O coordenador explica que Goiânia conta com o CentroPop que funciona de segunda a sexta-feira, das 7h às 16h, e oferece café da manhã, almoço e banho para os moradores em situação de rua. “Ele recebe ainda um kit de higiene, tem a liberdade de escolher uma roupa para se vestir, além de receber atendimento psicossocial”, relata.

Porém, um dos motivos relatados por Prado para a permanência dessas pessoas nas ruas é a dificuldade ou resistência em seguir regras, sejam elas impostas dentro de casa ou nos abrigos e casas de acolhidas. “Na casa de acolhida tem que ter uma organização, ele não pode chegar drogado, alcoolizado, nem comercializar. Eles não querem seguir essas regras”, argumenta.

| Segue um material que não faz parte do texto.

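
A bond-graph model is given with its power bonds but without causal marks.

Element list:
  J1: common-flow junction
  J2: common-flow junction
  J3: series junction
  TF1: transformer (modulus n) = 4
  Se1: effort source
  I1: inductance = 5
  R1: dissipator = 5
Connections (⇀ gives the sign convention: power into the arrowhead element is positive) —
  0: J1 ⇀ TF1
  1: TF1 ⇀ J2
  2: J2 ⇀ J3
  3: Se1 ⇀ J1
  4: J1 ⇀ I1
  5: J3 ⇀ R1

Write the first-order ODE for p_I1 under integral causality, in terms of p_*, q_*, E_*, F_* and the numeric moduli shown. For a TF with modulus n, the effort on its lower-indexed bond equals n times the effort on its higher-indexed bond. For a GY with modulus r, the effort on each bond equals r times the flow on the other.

β3 stroke at J1  (Se1 fixes effort; stroke away)
β4 stroke at I1  (I1 integral (f out))
β0 stroke at J1  (1-jn J1 has f-setter on 4)
β1 stroke at TF1  (through TF1, causality passes straight; one stroke at TF1)
β2 stroke at J2  (common-f at J2 fixed by 1)
β5 stroke at J3  (J3 flow already set via bond 2)

dp_I1/dt = E_Se1 - 16*p_I1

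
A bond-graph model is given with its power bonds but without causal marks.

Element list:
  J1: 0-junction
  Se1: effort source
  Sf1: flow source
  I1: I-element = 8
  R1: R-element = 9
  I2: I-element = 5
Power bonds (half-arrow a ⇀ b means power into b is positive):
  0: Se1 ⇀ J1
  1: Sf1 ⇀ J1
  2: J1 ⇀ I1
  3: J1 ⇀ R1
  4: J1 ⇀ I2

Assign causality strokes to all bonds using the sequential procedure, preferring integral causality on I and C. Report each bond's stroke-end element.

#0 |J1  (Se1 (Se) sets effort on bond)
#1 |Sf1  (source Sf1 imposes f)
#2 |I1  (0-jn J1 has e-setter on 0)
#3 |R1  (0-jn J1 has e-setter on 0)
#4 |I2  (J1 effort already set via bond 0)

bond 0 stroke→J1
bond 1 stroke→Sf1
bond 2 stroke→I1
bond 3 stroke→R1
bond 4 stroke→I2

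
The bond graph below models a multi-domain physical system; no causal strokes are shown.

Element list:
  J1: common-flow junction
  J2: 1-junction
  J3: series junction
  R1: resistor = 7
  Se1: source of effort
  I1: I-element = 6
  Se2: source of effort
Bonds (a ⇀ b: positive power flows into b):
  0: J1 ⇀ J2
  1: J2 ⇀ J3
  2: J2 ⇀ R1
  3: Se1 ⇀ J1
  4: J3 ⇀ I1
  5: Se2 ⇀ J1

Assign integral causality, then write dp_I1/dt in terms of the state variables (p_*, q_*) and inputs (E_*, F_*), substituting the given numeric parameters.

#3 →J1  (Se1 fixes effort; stroke away)
#5 →J1  (Se2 fixes effort; stroke away)
#0 →J2  (closing 1-jn rule on J1)
#4 →I1  (prefer integral on I1)
#1 →J3  (J3 flow already set via bond 4)
#2 →J2  (1-jn J2 has f-setter on 1)

dp_I1/dt = E_Se1 + E_Se2 - 7*p_I1/6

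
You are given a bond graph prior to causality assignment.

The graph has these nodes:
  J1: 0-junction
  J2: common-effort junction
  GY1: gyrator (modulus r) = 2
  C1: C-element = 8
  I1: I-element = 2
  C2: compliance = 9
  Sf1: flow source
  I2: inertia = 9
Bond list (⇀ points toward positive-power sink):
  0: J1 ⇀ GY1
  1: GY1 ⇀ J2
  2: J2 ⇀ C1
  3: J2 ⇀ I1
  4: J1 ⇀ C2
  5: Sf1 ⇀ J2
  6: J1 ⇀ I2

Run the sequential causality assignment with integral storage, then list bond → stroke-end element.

bond 0 stroke at GY1
bond 1 stroke at GY1
bond 2 stroke at J2
bond 3 stroke at I1
bond 4 stroke at J1
bond 5 stroke at Sf1
bond 6 stroke at I2

b5 stroke at Sf1  (Sf1: flow source, stroke at near end)
b2 stroke at J2  (C1: C, integral causality)
b1 stroke at GY1  (J2: bond 2 brought effort, rest push out)
b3 stroke at I1  (J2: bond 2 brought effort, rest push out)
b0 stroke at GY1  (GY GY1: same side as bond 1)
b4 stroke at J1  (C2: C, integral causality)
b6 stroke at I2  (0-jn J1 has e-setter on 4)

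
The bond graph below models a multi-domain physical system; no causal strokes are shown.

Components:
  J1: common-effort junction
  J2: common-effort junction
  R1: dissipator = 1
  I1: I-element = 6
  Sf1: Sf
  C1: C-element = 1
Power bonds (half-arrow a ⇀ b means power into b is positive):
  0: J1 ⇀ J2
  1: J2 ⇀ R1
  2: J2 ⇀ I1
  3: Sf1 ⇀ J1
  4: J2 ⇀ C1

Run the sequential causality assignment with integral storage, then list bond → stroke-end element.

bond 3 |Sf1  (Sf1 fixes flow; stroke at Sf1)
bond 0 |J1  (closing 0-jn rule on J1)
bond 2 |I1  (I1 outputs flow p/I1)
bond 4 |J2  (C1: C, integral causality)
bond 1 |R1  (0-jn J2 has e-setter on 4)

#0 |J1
#1 |R1
#2 |I1
#3 |Sf1
#4 |J2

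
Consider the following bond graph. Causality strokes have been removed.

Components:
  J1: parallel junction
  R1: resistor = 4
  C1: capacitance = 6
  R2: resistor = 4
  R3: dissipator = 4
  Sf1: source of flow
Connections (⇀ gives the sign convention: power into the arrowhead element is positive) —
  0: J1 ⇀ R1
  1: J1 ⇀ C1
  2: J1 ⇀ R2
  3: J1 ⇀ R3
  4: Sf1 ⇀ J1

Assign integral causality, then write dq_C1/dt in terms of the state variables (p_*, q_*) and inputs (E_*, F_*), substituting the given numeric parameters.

dq_C1/dt = F_Sf1 - q_C1/8

#4 stroke→Sf1  (Sf1 fixes flow; stroke at Sf1)
#1 stroke→J1  (C1 integral (e out))
#0 stroke→R1  (0-jn J1 has e-setter on 1)
#2 stroke→R2  (0-jn J1 has e-setter on 1)
#3 stroke→R3  (J1: bond 1 brought effort, rest push out)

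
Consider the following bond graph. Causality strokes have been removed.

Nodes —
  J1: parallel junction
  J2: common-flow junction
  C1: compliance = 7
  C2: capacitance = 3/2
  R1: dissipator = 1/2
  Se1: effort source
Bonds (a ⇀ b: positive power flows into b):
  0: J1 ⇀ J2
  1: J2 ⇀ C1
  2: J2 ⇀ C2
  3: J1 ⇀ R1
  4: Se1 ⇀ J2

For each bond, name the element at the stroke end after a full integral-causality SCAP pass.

#0 |J1
#1 |J2
#2 |J2
#3 |R1
#4 |J2

β4 stroke at J2  (source Se1 imposes e)
β1 stroke at J2  (C1: C, integral causality)
β2 stroke at J2  (prefer integral on C2)
β0 stroke at J1  (only one flow-in slot at J2)
β3 stroke at R1  (0-jn J1 has e-setter on 0)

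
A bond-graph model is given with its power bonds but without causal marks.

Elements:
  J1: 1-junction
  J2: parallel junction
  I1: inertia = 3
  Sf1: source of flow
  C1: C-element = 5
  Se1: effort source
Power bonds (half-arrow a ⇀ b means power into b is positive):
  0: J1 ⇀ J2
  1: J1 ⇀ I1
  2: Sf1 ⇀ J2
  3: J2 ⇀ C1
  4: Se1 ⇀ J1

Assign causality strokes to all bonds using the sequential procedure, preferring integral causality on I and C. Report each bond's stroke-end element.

#0 stroke at J1
#1 stroke at I1
#2 stroke at Sf1
#3 stroke at J2
#4 stroke at J1

bond 2 stroke at Sf1  (source Sf1 imposes f)
bond 4 stroke at J1  (Se1 fixes effort; stroke away)
bond 1 stroke at I1  (I1: I, integral causality)
bond 0 stroke at J1  (J1: bond 1 brought flow, rest push out)
bond 3 stroke at J2  (closing 0-jn rule on J2)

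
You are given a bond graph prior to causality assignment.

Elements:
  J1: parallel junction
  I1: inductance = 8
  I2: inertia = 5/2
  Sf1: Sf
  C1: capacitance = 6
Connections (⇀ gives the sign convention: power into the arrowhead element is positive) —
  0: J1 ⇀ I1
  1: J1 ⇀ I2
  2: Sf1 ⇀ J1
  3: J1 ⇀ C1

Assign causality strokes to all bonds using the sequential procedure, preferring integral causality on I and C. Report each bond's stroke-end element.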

De acordo com o coordenador, o último levantamento em Goiânia apontou que cerca de 380 vivem e permanecem nas ruas. Ele explica que é preciso fazer uma separação entre pessoas que vivem das ruas e quem está temporariamente vivendo nas ruas. “Temos, por exemplo, pessoas que pedem nos sinaleiros, vendem balas, limpam para-brisas, mas que voltam para casa com o anoitecer. Mas temos também também pessoas que decidiram permanecer assim”, conclui.